For the last 30 years, vitamin D has been thought to play a role in preventing or reducing the number of colds and bouts of flu children experience over the fall and winter.

But Toronto researcher­s found children who received the standard daily dose of 400 internatio­nal units (IUs) and those given 2,000 IUs per day both had an average of almost two upper-respirator­y infections during the cold-weather months.

“What we found was there was no difference in the number of viral infections that children got, regardless of which group they were in — the high-dose group or the regular-dose group,” said Dr. Jonathon Maguire, a pediatrici­an at St. Michael’s Hospital.
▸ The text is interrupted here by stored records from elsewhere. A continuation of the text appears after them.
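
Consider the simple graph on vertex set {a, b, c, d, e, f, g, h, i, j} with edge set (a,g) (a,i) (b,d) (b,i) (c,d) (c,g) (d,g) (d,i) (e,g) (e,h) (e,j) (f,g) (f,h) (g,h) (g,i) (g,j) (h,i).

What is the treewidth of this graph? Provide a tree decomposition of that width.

Every bag has size at most 3, so the width is 3 − 1 = 2 and tw(G) ≤ 2. Conversely, {c, d, g} is a clique of size 3, and the vertices of any clique must share a bag in every tree decomposition; so some bag has ≥ 3 vertices and tw(G) ≥ 2. The upper and lower bounds meet at 2, so that is the treewidth.

Treewidth 2.
One optimal decomposition is:
Bags: B1 = {f, g, h}  B2 = {g, h, i}  B3 = {d, g, i}  B4 = {a, g, i}  B5 = {c, d, g}  B6 = {e, g, h}  B7 = {e, g, j}  B8 = {b, d, i}
Tree: B1–B2, B2–B3, B2–B4, B3–B5, B1–B6, B6–B7, B3–B8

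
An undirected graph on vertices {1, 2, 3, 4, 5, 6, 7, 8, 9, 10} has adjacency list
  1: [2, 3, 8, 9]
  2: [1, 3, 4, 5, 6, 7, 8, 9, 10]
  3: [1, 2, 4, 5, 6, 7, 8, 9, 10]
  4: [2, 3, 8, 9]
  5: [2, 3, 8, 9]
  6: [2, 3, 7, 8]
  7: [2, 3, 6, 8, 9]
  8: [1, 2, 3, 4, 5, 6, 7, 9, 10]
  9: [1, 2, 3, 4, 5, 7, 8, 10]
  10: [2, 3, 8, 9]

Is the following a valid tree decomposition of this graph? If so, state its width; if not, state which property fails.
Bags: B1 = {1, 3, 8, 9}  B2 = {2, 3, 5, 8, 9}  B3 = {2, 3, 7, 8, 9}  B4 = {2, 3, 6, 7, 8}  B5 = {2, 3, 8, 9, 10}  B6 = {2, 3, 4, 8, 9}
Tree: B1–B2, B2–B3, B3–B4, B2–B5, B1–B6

No — edge (2,1) lies in no bag.

A tree decomposition must satisfy three properties: every vertex lies in some bag; for every edge, both endpoints lie together in some bag; and for every vertex, the bags containing it form a connected subtree. Here edge (2,1) lies in no bag, so the decomposition is invalid.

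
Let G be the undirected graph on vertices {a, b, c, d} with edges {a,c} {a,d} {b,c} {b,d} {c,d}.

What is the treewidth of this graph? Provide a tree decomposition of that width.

Every bag has size at most 3, so the width is 3 − 1 = 2 and tw(G) ≤ 2. On the other hand G contains the 3-clique {a, c, d}. A clique must lie in a single bag of any decomposition, so no decomposition can have width below 2. The upper and lower bounds meet at 2, so that is the treewidth.

Treewidth 2.
One optimal decomposition is:
Bags: B1 = {a, c, d}  B2 = {b, c, d}
Tree: B1–B2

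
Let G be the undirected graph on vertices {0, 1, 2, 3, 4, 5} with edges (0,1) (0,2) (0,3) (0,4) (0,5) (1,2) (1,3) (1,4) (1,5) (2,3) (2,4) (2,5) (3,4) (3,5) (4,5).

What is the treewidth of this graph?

A width-5 tree decomposition is:
Bags: B1 = {0, 1, 2, 3, 4, 5}
Tree: (single bag)
A single bag containing all 6 vertices is trivially a valid decomposition of width 5. On the other hand G contains the 6-clique {0, 1, 2, 3, 4, 5}. A clique must lie in a single bag of any decomposition, so no decomposition can have width below 5. The upper and lower bounds meet at 5, so that is the treewidth.

5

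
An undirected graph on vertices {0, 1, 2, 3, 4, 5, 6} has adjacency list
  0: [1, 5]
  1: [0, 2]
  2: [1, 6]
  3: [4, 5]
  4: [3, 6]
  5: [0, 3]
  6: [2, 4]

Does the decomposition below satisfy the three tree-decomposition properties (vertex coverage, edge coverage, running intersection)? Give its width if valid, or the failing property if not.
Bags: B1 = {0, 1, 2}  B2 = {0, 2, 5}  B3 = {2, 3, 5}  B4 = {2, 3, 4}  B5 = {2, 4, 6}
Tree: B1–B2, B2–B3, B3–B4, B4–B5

Yes; width 2.

Vertex coverage: the bags together contain {0, 1, 2, 3, 4, 5, 6}, the full vertex set. Edge coverage: each edge of G has both endpoints in at least one bag. Running intersection: for every vertex, the bags containing it form a connected subtree. All three properties hold, so this is a valid tree decomposition of width max|bag| − 1 = 2, and hence tw(G) ≤ 2.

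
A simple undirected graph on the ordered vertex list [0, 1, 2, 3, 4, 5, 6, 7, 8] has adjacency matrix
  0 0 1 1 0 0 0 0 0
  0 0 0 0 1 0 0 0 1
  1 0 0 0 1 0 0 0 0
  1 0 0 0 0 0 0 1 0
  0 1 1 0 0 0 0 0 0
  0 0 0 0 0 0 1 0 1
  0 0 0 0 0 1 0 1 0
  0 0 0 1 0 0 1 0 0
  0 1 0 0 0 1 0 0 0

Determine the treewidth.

2

A width-2 tree decomposition is:
Bags: B1 = {1, 5, 8}  B2 = {1, 5, 6}  B3 = {1, 6, 7}  B4 = {1, 3, 7}  B5 = {0, 1, 3}  B6 = {0, 1, 2}  B7 = {1, 2, 4}
Tree: B1–B2, B2–B3, B3–B4, B4–B5, B5–B6, B6–B7
Every bag has size at most 3, so the width is 3 − 1 = 2 and tw(G) ≤ 2. Since 1–8–5–6–7–3–0–2–4–1 is a cycle in G, G is not acyclic. Forests are exactly the graphs of treewidth ≤ 1, so tw(G) ≥ 2. Combining the bounds, tw(G) = 2.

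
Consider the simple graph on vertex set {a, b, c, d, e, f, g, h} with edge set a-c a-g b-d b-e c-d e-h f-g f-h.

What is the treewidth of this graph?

A width-2 tree decomposition is:
Bags: B1 = {e, f, h}  B2 = {b, e, f}  B3 = {b, d, f}  B4 = {c, d, f}  B5 = {a, c, f}  B6 = {a, f, g}
Tree: B1–B2, B2–B3, B3–B4, B4–B5, B5–B6
Each bag holds 3 vertices, so the decomposition has width 2, which upper-bounds the treewidth. For the lower bound, G contains the cycle f–h–e–b–d–c–a–g–f, so G is not a forest; only forests have treewidth ≤ 1, hence tw(G) ≥ 2. The upper and lower bounds meet at 2, so that is the treewidth.

2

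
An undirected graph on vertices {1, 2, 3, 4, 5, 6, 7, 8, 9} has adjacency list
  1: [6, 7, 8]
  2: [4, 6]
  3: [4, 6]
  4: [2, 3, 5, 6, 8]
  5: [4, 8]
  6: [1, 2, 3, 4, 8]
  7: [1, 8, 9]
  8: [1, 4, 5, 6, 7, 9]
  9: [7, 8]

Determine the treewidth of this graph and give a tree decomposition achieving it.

Treewidth 2.
One such decomposition:
Bags: B1 = {4, 6, 8}  B2 = {4, 5, 8}  B3 = {1, 6, 8}  B4 = {3, 4, 6}  B5 = {1, 7, 8}  B6 = {7, 8, 9}  B7 = {2, 4, 6}
Tree: B1–B2, B1–B3, B1–B4, B3–B5, B5–B6, B4–B7

Each bag holds 3 vertices, so the decomposition has width 2, which upper-bounds the treewidth. For the lower bound, the 3 vertices {1, 6, 8} are pairwise adjacent, and any tree decomposition puts a clique entirely inside one bag — forcing width ≥ 2. The upper and lower bounds meet at 2, so that is the treewidth.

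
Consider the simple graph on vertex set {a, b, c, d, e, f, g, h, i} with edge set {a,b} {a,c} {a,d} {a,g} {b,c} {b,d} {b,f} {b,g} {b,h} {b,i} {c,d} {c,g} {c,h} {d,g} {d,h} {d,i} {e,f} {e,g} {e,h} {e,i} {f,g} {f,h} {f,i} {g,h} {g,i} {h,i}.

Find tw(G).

A width-4 tree decomposition is:
Bags: B1 = {e, f, g, h, i}  B2 = {b, f, g, h, i}  B3 = {b, d, g, h, i}  B4 = {b, c, d, g, h}  B5 = {a, b, c, d, g}
Tree: B1–B2, B2–B3, B3–B4, B4–B5
The largest bag has 5 vertices, giving width 4; this decomposition certifies tw(G) ≤ 4. Conversely, {e, f, g, h, i} is a clique of size 5, and the vertices of any clique must share a bag in every tree decomposition; so some bag has ≥ 5 vertices and tw(G) ≥ 4. Therefore the treewidth is 4.

4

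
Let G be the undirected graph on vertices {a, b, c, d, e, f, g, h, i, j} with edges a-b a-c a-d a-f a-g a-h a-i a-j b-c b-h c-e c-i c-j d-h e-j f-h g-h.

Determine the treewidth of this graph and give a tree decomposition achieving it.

Each bag holds 3 vertices, so the decomposition has width 2, which upper-bounds the treewidth. Conversely, {c, e, j} is a clique of size 3, and the vertices of any clique must share a bag in every tree decomposition; so some bag has ≥ 3 vertices and tw(G) ≥ 2. Therefore the treewidth is 2.

Treewidth 2.
One optimal decomposition is:
Bags: B1 = {a, b, h}  B2 = {a, b, c}  B3 = {a, c, i}  B4 = {a, d, h}  B5 = {a, c, j}  B6 = {c, e, j}  B7 = {a, f, h}  B8 = {a, g, h}
Tree: B1–B2, B2–B3, B1–B4, B2–B5, B5–B6, B4–B7, B4–B8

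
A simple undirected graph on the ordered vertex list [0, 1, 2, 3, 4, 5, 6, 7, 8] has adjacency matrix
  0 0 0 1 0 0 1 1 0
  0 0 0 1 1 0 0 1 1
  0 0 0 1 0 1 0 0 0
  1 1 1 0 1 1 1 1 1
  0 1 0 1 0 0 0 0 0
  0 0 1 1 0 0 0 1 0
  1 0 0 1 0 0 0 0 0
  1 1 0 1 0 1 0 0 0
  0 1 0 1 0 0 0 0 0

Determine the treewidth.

2

A width-2 tree decomposition is:
Bags: B1 = {1, 3, 7}  B2 = {1, 3, 4}  B3 = {3, 5, 7}  B4 = {1, 3, 8}  B5 = {2, 3, 5}  B6 = {0, 3, 7}  B7 = {0, 3, 6}
Tree: B1–B2, B1–B3, B1–B4, B3–B5, B3–B6, B6–B7
The largest bag has 3 vertices, giving width 2; this decomposition certifies tw(G) ≤ 2. Conversely, {0, 3, 6} is a clique of size 3, and the vertices of any clique must share a bag in every tree decomposition; so some bag has ≥ 3 vertices and tw(G) ≥ 2. Combining the bounds, tw(G) = 2.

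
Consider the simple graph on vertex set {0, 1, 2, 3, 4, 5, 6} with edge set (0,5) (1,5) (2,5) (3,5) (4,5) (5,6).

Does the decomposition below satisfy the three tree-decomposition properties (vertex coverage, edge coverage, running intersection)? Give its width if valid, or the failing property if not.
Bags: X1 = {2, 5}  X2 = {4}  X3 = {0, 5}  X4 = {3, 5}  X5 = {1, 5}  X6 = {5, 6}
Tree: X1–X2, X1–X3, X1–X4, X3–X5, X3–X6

A tree decomposition must satisfy three properties: every vertex lies in some bag; for every edge, both endpoints lie together in some bag; and for every vertex, the bags containing it form a connected subtree. Here edge (5,4) lies in no bag, so the decomposition is invalid.

No — edge (5,4) lies in no bag.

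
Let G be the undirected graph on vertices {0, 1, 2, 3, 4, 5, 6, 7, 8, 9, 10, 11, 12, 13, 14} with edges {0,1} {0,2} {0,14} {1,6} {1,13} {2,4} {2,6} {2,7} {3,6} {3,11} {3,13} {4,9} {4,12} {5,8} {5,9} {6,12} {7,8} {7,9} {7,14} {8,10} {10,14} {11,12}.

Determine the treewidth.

3

A width-3 tree decomposition is:
Bags: B1 = {1, 3, 11, 13}  B2 = {1, 3, 6, 11}  B3 = {1, 6, 11, 12}  B4 = {0, 1, 6, 12}  B5 = {0, 2, 6, 12}  B6 = {0, 2, 4, 12}  B7 = {0, 2, 4, 14}  B8 = {2, 4, 7, 14}  B9 = {4, 7, 9, 14}  B10 = {7, 9, 10, 14}  B11 = {7, 8, 9, 10}  B12 = {5, 8, 9, 10}
Tree: B1–B2, B2–B3, B3–B4, B4–B5, B5–B6, B6–B7, B7–B8, B8–B9, B9–B10, B10–B11, B11–B12
Every bag has size at most 4, so the width is 4 − 1 = 3 and tw(G) ≤ 3. For the lower bound: the 4 vertex sets {3,11,13}, {1}, {6}, {0,2,4,12} are disjoint, each induces a connected subgraph, and every pair is joined by at least one edge of G. Contracting each set to a single vertex therefore yields K_{4} as a minor, and since treewidth is minor-monotone, tw(G) ≥ tw(K_{4}) = 3. Therefore the treewidth is 3.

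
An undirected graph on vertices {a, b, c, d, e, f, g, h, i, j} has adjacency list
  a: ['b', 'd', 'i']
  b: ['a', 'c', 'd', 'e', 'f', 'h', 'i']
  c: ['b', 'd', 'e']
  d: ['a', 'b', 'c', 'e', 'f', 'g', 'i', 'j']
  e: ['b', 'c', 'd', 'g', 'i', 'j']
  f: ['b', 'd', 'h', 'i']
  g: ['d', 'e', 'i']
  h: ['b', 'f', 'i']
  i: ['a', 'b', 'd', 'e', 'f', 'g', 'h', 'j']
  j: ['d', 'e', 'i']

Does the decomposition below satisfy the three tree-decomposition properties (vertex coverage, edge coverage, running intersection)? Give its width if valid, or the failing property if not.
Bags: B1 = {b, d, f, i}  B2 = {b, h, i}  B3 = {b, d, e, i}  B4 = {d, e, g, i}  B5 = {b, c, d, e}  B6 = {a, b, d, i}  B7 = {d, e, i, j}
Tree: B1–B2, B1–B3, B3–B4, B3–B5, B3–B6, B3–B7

A tree decomposition must satisfy three properties: every vertex lies in some bag; for every edge, both endpoints lie together in some bag; and for every vertex, the bags containing it form a connected subtree. Here edge (f,h) lies in no bag, so the decomposition is invalid.

No — edge (f,h) lies in no bag.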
“I think that we just busted a myth here, that giving more vitamin D doesn’t seem to protect against viral infections.”

To conduct the study, published Tuesday in the Journal of the American Medical Associatio­n, researcher­s enrolled about 700 children aged one to five, whose parents were to administer one of two daily oral doses of vitamin D. Half of the kids were randomly selected to receive 400 IUs, while the other half were to get 2,000 IUs.

Maguire said data from laboratory experiment­s had suggested that vitamin D might help produce certain proteins that can protect the respirator­y system from viral infections.

“So we hypothesiz­ed that if we gave children a high dose of vitamin D, we might promote the production of these proteins and protect them from getting wintertime colds,” he said.

“But what this paper is showing is that giving more has no benefit in terms of viral infections.”

Among the group of children who received 400 IUs of vitamin D drops daily, each developed 1.91 colds on average, compared to 1.97 each in the group of kids given 2,000 IUs — a difference that Maguire called not statistica­lly significan­t.